Baxter arrived in Georgetown in early 1817 bearing a letter of introduction from Charles Plowden, Rector of Stonyhurst and head of the English province of Jesuits, to Giovanni Antonio Grassi, superior of the Jesuits' Maryland mission and the president of Georgetown College. He was ordained shortly after his arrival by Archbishop Neale on 31 May 1817.

Between 9 May and 1 December 1817, a theological controversy was carried on between Baxter and W. H. Wilmer, Episcopal minister of St. Paul's church, Alexandria, Virginia regarding the tenets of Catholicism. Baxter's letters were published in the Alexandria Gazette, and Wilmer's in the Alexandria Herald. Baxter is described as "a man conspicuous for his learning, eloquence, and zeal in defense of the faith".

After occasionally visiting Richmond, Virginia in 1818, Baxter became the resident priest there the following year. Most of the congregation were Irish immigrants who had come to work on the James River and Kanawha Canal. Known as an effective preacher, Baxter gave the address at the dedication of the Cathedral of the Assumption in Baltimore on 31 May 1821.

After October 1819, Baxter served at Georgetown College until 1824, where he was Prefect of Studies and a philosophy professor. Baxter went to Europe for a year. Afterwards he severed ties with the Society and stayed some time in England before returning to the United States.
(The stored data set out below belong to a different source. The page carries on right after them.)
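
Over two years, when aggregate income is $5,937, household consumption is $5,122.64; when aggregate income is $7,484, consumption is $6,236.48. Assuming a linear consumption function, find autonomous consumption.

MPC = ΔC/ΔY = (6236.48 − 5122.64)/(7484 − 5937) = 1113.84/1547 = 0.72
a = C − MPC·Y = 5122.64 − 0.72(5937) = 5122.64 − 4274.64 = 848

a = 848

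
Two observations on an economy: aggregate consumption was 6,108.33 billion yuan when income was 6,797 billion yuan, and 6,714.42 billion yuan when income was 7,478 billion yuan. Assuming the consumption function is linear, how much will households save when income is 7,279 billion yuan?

S = 741.69

MPC = (6714.42 − 6108.33)/(7478 − 6797) = 606.09/681 = 0.89
a = 6108.33 − 0.89(6797) = 6108.33 − 6049.33 = 59
C = 59 + 0.89(7279) = 6537.31
S = 7279 − 6537.31 = 741.69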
He continued to serve the missions of Maryland and Pennsylvania, and died at St. Joseph's Residence in Philadelphia on 24 May 1827 at the age of forty-three. He was buried in "The Bishop's Ground". In 1841 his remains were moved to Holy Cross Cemetery.

==Works==
- "Remarks on a Sermon preached by the Rev. J. Le Mesurier, B.D., in which the invocation of saints and angels, as now practised in the church of Rome, is attempted to be shown as idolatrous", London 1816.
- "The most important Tenets of Roman Catholics fairly explained", Washington, 1819, Philadelphia, 1845, often reprinted.
- Meditations For Every Day In The Year, (Roger Baxter S.J. ed.) New York, Benziger Brothers, 1823.